BBC Radio 4 Sunday Programme: Edward Stourton interviews Tina Beattie on the Ordinariate (Transcript)

30 01 2011

BBC Radio 4, Sunday Programme, 30 January 2011. Click here to listen to the interview, beginning at 25:45.

Edward Stourton: Do all Britain’s Roman Catholics welcome the Ordinariate, the body set up by Pope Benedict to allow disaffected Anglicans to join the Catholic Church while maintaining many of their own traditions. No, is the short answer. Tina Beattie teaches Catholic Studies at Roehampton University and, Tina Beattie, your problem with this is what?

Tina Beattie: Well, I don’t want to call it a problem, but I think many of us are perplexed about what this means in terms of the Catholic Communion, and indeed obviously for relations between our two Churches. The Catholic Church has a unity that’s not based on likemindedness or sameness, and it’s very puzzling to know how this very homogenous, small group of likeminded people, offered a quasi-independent place within the Catholic Communion, is going to fit in and become part of us.

And is your objection partly to do with the fact that you don’t like what they stand for? Particularly on the question of women’s role in the Church?

I’m not happy about that, no. And I think actually, dare I say it, it’s a peculiarly Protestant thing to join a church because of what one doesn’t like, as a gesture of protest – that’s where the word comes from. It would be wonderful if they were coming in for the positives, and the joy, and the wonders of being part of this worldwide Communion.

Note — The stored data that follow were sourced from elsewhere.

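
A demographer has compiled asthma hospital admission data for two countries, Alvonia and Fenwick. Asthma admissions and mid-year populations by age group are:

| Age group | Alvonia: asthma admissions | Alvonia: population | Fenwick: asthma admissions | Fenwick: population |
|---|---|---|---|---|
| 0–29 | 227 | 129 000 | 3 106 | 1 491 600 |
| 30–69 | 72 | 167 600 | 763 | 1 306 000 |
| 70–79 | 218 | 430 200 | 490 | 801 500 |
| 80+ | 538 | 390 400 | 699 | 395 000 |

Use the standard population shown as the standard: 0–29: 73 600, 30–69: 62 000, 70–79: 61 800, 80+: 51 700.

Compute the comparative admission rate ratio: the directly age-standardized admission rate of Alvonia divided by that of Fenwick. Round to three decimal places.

Age-specific rates per 10 000 for Alvonia: 17.60, 4.30, 5.07, 13.78.
For Fenwick: 20.82, 5.84, 6.11, 17.70.
Standard total = 249 100; weights = 0.2955, 0.2489, 0.2481, 0.2075.
Alvonia: 0.2955×17.60 + 0.2489×4.30 + 0.2481×5.07 + 0.2075×13.78 = 10.3858 per 10 000.
Fenwick: 0.2955×20.82 + 0.2489×5.84 + 0.2481×6.11 + 0.2075×17.70 = 12.7962 per 10 000.
Ratio = 10.3858 ÷ 12.7962 = 0.81164.

0.812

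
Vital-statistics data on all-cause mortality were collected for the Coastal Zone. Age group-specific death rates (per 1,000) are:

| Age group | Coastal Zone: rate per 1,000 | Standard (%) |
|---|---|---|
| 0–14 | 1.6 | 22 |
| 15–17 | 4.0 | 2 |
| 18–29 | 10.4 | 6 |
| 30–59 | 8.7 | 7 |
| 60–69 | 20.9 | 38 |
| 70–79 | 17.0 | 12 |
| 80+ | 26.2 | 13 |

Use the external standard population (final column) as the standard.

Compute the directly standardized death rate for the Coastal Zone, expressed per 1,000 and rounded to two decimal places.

15.05

Standard weights: 0.22, 0.02, 0.06, 0.07, 0.38, 0.12, 0.13.
Standardized rate: 0.2200×1.6 + 0.0200×4.0 + 0.0600×10.4 + 0.0700×8.7 + 0.3800×20.9 + 0.1200×17.0 + 0.1300×26.2 = 15.0530 per 1,000.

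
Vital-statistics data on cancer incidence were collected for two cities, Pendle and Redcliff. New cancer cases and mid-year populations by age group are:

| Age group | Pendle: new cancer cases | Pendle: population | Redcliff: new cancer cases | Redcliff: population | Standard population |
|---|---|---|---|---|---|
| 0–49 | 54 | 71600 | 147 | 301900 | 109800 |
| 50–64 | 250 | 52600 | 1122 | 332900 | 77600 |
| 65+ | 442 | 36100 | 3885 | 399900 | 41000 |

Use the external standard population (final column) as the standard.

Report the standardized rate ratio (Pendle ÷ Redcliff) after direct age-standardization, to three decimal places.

Age-specific rates per 100000 for Pendle: 75.42, 475.29, 1224.38.
For Redcliff: 48.69, 337.04, 971.49.
Standard total = 228400; weights = 0.4807, 0.3398, 0.1795.
Pendle: 0.4807×75.42 + 0.3398×475.29 + 0.1795×1224.38 = 417.5244 per 100000.
Redcliff: 0.4807×48.69 + 0.3398×337.04 + 0.1795×971.49 = 312.3105 per 100000.
Ratio = 417.5244 ÷ 312.3105 = 1.33689.

1.337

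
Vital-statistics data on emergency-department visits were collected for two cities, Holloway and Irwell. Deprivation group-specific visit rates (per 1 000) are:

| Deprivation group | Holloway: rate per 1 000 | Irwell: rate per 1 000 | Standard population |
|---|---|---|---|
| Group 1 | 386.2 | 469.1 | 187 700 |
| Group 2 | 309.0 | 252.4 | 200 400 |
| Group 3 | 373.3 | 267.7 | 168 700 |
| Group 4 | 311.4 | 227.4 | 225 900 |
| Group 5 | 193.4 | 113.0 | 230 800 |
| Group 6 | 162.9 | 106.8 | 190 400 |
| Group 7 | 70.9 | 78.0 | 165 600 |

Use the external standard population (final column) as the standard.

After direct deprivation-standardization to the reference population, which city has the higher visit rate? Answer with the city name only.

Holloway

Standard total = 1 369 500; weights = 0.1371, 0.1463, 0.1232, 0.1650, 0.1685, 0.1390, 0.1209.
Holloway: 0.1371×386.2 + 0.1463×309.0 + 0.1232×373.3 + 0.1650×311.4 + 0.1685×193.4 + 0.1390×162.9 + 0.1209×70.9 = 259.3123 per 1 000.
Irwell: 0.1371×469.1 + 0.1463×252.4 + 0.1232×267.7 + 0.1650×227.4 + 0.1685×113.0 + 0.1390×106.8 + 0.1209×78.0 = 215.0373 per 1 000.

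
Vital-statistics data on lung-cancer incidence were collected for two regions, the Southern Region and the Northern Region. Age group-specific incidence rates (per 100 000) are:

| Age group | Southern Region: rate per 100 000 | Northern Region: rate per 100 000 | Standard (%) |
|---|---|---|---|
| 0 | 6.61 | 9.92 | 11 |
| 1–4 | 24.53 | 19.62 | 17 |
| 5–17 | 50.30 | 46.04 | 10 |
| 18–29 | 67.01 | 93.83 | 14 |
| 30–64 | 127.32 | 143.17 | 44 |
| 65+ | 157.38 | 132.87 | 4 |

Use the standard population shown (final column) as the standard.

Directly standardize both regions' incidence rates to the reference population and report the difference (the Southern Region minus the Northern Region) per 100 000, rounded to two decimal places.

-8.85

Standard weights: 0.11, 0.17, 0.10, 0.14, 0.44, 0.04.
The Southern Region: 0.1100×6.61 + 0.1700×24.53 + 0.1000×50.30 + 0.1400×67.01 + 0.4400×127.32 + 0.0400×157.38 = 81.6246 per 100 000.
The Northern Region: 0.1100×9.92 + 0.1700×19.62 + 0.1000×46.04 + 0.1400×93.83 + 0.4400×143.17 + 0.0400×132.87 = 90.4764 per 100 000.
Difference = 81.6246 − 90.4764 = -8.8518.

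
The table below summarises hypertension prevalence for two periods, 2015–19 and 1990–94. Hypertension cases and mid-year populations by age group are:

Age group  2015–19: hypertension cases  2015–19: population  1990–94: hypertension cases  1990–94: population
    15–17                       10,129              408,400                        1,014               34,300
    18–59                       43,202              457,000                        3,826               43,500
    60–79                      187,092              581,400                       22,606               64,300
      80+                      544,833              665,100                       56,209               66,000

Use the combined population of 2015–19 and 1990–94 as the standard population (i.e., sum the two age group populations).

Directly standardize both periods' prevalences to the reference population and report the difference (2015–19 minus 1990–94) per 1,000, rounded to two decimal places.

Age-specific rates per 1,000 for 2015–19: 24.802, 94.534, 321.796, 819.175.
For 1990–94: 29.563, 87.954, 351.571, 851.652.
Combined standard total = 2,320,000; weights = 0.1908, 0.2157, 0.2783, 0.3151.
2015–19: 0.1908×24.802 + 0.2157×94.534 + 0.2783×321.796 + 0.3151×819.175 = 372.8344 per 1,000.
1990–94: 0.1908×29.563 + 0.2157×87.954 + 0.2783×351.571 + 0.3151×851.652 = 390.8448 per 1,000.
Difference = 372.8344 − 390.8448 = -18.0104.

-18.01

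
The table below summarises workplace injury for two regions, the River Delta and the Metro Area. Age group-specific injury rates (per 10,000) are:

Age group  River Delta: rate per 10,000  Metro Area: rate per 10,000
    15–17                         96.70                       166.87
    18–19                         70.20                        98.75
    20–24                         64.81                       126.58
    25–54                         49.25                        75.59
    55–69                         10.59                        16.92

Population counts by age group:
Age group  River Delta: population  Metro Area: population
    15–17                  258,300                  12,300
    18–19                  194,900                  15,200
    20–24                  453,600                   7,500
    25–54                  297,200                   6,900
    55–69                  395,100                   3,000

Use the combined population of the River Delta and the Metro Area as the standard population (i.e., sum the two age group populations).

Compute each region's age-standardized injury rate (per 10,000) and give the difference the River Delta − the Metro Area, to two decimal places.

Combined standard total = 1,644,000; weights = 0.1646, 0.1278, 0.2805, 0.1850, 0.2422.
The River Delta: 0.1646×96.70 + 0.1278×70.20 + 0.2805×64.81 + 0.1850×49.25 + 0.2422×10.59 = 54.7401 per 10,000.
The Metro Area: 0.1646×166.87 + 0.1278×98.75 + 0.2805×126.58 + 0.1850×75.59 + 0.2422×16.92 = 93.6686 per 10,000.
Difference = 54.7401 − 93.6686 = -38.9285.

-38.93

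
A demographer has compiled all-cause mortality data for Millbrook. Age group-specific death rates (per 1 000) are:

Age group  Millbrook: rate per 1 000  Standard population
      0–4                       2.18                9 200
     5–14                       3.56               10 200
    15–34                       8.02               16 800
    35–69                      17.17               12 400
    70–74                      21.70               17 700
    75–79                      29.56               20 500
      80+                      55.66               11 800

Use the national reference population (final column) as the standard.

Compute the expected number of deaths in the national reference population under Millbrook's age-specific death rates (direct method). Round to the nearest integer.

Expected deaths = Σ (standard pop × age-specific rate ÷ 1 000)
= 9 200×2.18/1 000 + 10 200×3.56/1 000 + 16 800×8.02/1 000 + 12 400×17.17/1 000 + 17 700×21.70/1 000 + 20 500×29.56/1 000 + 11 800×55.66/1 000
= 20.06 + 36.31 + 134.74 + 212.91 + 384.09 + 605.98 + 656.79 = 2050.87.

2051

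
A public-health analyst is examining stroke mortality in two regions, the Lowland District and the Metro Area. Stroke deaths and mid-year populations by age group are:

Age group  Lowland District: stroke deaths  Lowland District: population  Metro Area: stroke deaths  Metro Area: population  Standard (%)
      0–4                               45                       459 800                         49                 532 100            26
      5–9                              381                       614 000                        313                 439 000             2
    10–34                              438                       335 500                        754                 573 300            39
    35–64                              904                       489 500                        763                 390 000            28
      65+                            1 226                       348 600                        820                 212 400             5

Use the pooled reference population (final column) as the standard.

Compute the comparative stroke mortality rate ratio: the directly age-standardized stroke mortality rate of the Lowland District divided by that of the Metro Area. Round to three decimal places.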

Perhaps they are, a bit..?

I’m sure they are, but why now? You know, if that’s been so attractive for so long, why this mass movement now, really?

You think it comes down to women priests – women bishops, more specifically?

Well, clearly there’s been unrest for a long time since the ordination of women. But, you know, there are many Roman Catholics who welcome the ordination of women in the Anglican Church, and see it even as prophetic. There are many gay couples taking communion and living openly within the Catholic Church. So, if there’s a sense of wanting to get away from all that, I think they’re going to be a little disappointed.

A lot of people will listen to what you have to say, and say ‘yes, that’s fine; clearly an area of disagreement between you and them, but shouldn’t you just welcome them into your Church?’

We should. And I think we…

You’re not really doing that… You’re saying you’d rather not have them.

That’s why I’m not saying it’s a problem, I think we’re perplexed. We don’t know yet what this welcome means. If I go to a mass of the Ordinariate, is that..? Obviously it’s part of the same Eucharistic Communion, but then, why does there need to be this separation? I welcome the riches of the Anglican liturgy coming into the Roman Catholic Church. There’s a lot to celebrate. They can bring with them enormous wealth that maybe we’ve lost in our rather more watered-down traditions. I think they’ll find that the Roman Catholic Church is a lot less aesthetic in its worship than High Anglicanism. So, there’s a big process of adjustment ahead, and of course we want them to do that. But I think many of us would feel happier if we were welcoming individuals, who’d come in – I’m a convert; I know what it feels like to make that change – if it was individuals coming in with a more open and positive attitude to why they were coming, maybe.

Isn’t the reality, though, that they are relatively small, and certainly too small to make a real difference to the character of the Catholic Church as a whole – probably too small to make a difference to the character of the Catholic Church in this country, let alone in the world?

Well, they’re being taken somehow as archetypal of English Catholicism at the moment, and I think Pope Benedict has a rather romantic idea about what that means. The Catholic Church in England is a huge, cosmopolitan shambles of an institution, really. And, yes, I think let’s wait and see, let’s wait and see. But we need to be persuaded.

What would it take to persuade you?

It would take finding that these people had brought with them the positives from their Anglican tradition. Also that they were pastorally sensitive to some of the issues: not least the issue of married priests. I think one of the real pastoral concerns in all this is that, you know, there are many, very, very fine celibate priests in the Catholic Church, and I know many of them personally. I also know many of them who would dearly love to be married and not have to give up on their priesthood. And that’s not an option they have. These men have been asked to make an ultimate sacrifice for being Catholic priests, and it’s a little unsettling to see the haste with which others are able to come and bring all… I know they lose a great deal in material terms, but they don’t have to give up that most fundamental choice between priesthood and marriage which Roman Catholic priests have had to do.

Well, we must leave it there. Perhaps we’ll come back and talk to you again when you have a better sense of how it’s going.